Board president Marca Davies will introduce the program and guest speaker, followed by executive director Larry Little recognizing the Volunteer of the Year, with a designated “giving time” and raffle before the showing of “The Cats of Mirikitani.” The evening will close after a conversation with Hattendorf.

Meeting Mirikitani

“The Cats of Mirikitani” is the story of an 80-year-old artist named Jimmy Mirikitani who was homeless and living on a street corner near Hattendorf’s apartment in New York when she met him.

 

“In the freezing temperatures of a brutally cold winter, he was wrapped in blankets and coats, calmly drawing pictures of cats,” Hattendorf recalled. “I was curious and concerned — and I like cats — so I struck up a conversation (and) that’s how the relationship began.”

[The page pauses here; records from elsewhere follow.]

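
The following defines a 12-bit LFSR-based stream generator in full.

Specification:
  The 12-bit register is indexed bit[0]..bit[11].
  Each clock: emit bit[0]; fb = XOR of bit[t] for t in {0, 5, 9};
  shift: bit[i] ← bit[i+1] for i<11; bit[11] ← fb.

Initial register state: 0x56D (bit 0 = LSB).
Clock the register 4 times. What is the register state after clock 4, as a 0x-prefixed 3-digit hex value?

0x456

reg_0 = 0x56D
clock 1: out=1, reg = 0x2B6
clock 2: out=0, reg = 0x15B
clock 3: out=1, reg = 0x8AD
clock 4: out=1, reg = 0x456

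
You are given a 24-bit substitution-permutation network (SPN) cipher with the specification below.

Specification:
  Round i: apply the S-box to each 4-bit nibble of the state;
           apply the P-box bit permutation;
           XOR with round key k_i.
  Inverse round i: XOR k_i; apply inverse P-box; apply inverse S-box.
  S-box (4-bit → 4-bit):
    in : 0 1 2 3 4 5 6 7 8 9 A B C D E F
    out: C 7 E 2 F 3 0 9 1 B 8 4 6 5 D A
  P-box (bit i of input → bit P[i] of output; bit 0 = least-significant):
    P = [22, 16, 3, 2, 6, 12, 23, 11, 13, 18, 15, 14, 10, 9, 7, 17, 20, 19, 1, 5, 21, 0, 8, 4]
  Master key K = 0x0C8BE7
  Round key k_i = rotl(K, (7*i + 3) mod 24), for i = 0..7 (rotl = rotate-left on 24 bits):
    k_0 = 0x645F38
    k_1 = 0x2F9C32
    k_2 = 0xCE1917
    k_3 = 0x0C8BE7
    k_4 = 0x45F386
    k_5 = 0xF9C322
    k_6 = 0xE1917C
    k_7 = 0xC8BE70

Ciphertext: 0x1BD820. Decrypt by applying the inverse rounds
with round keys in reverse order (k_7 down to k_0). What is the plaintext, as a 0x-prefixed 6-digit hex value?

0x4EDC1F

s_0 = ciphertext = 0x1BD820
s_1 = InvRound(s_0, k_7) = 0xA897D5
s_2 = InvRound(s_1, k_6) = 0x3F1661
s_3 = InvRound(s_2, k_5) = 0xCB7218
s_4 = InvRound(s_3, k_4) = 0x0C0CB0
s_5 = InvRound(s_4, k_3) = 0x2B5B8A
s_6 = InvRound(s_5, k_2) = 0x96CFB4
s_7 = InvRound(s_6, k_1) = 0xD1CACF
s_8 = InvRound(s_7, k_0) = 0x4EDC1F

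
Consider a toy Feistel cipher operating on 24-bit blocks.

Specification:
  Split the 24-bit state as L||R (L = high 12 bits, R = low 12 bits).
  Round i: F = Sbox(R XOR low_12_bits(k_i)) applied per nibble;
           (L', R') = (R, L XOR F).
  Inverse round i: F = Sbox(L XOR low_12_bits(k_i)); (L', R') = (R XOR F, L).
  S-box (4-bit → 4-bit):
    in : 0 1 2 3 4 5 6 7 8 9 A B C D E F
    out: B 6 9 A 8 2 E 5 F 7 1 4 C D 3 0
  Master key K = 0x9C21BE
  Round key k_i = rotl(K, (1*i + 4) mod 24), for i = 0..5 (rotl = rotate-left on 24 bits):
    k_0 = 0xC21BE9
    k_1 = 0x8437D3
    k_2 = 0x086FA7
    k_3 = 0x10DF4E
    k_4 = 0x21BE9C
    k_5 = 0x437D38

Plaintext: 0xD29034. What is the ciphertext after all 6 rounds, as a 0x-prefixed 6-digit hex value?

0x9B8AE2

s_0 = plaintext = 0xD29034
s_1 = Round(s_0, k_0) = 0x0349F4
s_2 = Round(s_1, k_1) = 0x9F43A1
s_3 = Round(s_2, k_2) = 0x3A154A
s_4 = Round(s_3, k_3) = 0x54A219
s_5 = Round(s_4, k_4) = 0x2199B8
s_6 = Round(s_5, k_5) = 0x9B8AE2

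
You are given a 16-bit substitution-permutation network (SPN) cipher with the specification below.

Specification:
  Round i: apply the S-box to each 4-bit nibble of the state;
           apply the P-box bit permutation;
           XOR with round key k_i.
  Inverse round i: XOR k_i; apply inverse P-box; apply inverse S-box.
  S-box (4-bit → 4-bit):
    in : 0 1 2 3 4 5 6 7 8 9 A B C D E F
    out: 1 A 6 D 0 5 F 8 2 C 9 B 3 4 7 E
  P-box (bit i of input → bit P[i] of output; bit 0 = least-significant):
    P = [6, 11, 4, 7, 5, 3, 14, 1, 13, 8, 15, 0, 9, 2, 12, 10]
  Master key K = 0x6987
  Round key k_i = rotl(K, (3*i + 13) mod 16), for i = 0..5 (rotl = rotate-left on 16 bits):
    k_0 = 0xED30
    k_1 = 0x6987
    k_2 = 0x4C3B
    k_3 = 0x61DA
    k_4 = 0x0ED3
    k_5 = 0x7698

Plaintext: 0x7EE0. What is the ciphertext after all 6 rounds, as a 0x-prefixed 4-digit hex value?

s_0 = plaintext = 0x7EE0
s_1 = Round(s_0, k_0) = 0x0858
s_2 = Round(s_1, k_1) = 0x22A7
s_3 = Round(s_2, k_2) = 0xDD9D
s_4 = Round(s_3, k_3) = 0xB1C8
s_5 = Round(s_4, k_4) = 0x01FE
s_6 = Round(s_5, k_5) = 0x3DC3

0x3DC3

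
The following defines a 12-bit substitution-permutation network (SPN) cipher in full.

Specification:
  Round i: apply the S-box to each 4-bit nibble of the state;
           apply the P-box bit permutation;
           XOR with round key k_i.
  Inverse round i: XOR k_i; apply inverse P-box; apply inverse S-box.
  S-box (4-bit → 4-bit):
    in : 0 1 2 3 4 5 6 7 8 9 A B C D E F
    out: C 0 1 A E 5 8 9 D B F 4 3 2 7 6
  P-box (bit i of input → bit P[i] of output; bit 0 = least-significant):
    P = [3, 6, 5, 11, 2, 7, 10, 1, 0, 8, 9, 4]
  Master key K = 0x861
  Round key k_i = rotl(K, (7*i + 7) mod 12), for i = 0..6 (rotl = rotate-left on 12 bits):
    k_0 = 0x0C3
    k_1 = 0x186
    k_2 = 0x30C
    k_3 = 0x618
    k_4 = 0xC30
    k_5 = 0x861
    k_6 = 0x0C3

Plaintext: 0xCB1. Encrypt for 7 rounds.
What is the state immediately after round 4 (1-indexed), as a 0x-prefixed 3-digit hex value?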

Over time, Hattendorf learned that Mirikitani was a Japanese American who’d been locked up in internment camps during World War II and lost half his family in the atomic bombing of Hiroshima. Sixty years later, he still was drawing pictures of the events that forever marked him as a child.

 

“As a filmmaker, I wanted to explore the link between such a profound loss of home in the past and winding up homeless at age 80 so many decades later,” Hattendorf said. Then, on the fateful day of Sept. 11, 2001, a plane crashed into the World Trade Center just a mile away. Followed by another. And the country’s landscape was forever altered.

 

Acting purely on instinct, Hattendorf invited Mirikitani out of the smoke and into her home to live. The rest, Hattendorf said, is quite comical.

 

Suddenly, Hattendorf and her cat were sharing a one-room apartment with a feisty 80-year-old man.

“It was quite an adventure,” she said. “I’ll just tell you that the story has a happy ending.”

 

Hattendorf speaks of Mirikitani with love and admiration.

 

“Jimmy is someone who despite multiple traumas is a survivor,” she said. “Through art, he held onto a part of himself that no one could take away. Somehow he managed to hold onto a spirit of joy and beauty and even humor despite all the tragedies he has witnessed.”

 

Hattendorf finished her film in 2006 and immediately won the Audience Award at the Tribeca Film Festival premiere.

 

Blending beauty and humor with tragedy and loss, “The Cats of Mirikitani” is an intimate exploration of the lingering wounds of war and the healing power of art.

 

Hattendorf has close ties to the area. Her younger brother, Bruce Hattendorf, teaches English and film at Peninsula College.

 

For those who can’t make the initial screening event on Sept. 30, a second showing will take place the next day at 3 p.m. in the basement at Olympic Medical Center. Tickets cost $5 and no reservations are necessary.

 

Last year, the Healthy Harvest event raised a total of $25,000. Hannah said she’s hoping for similar or better numbers this year.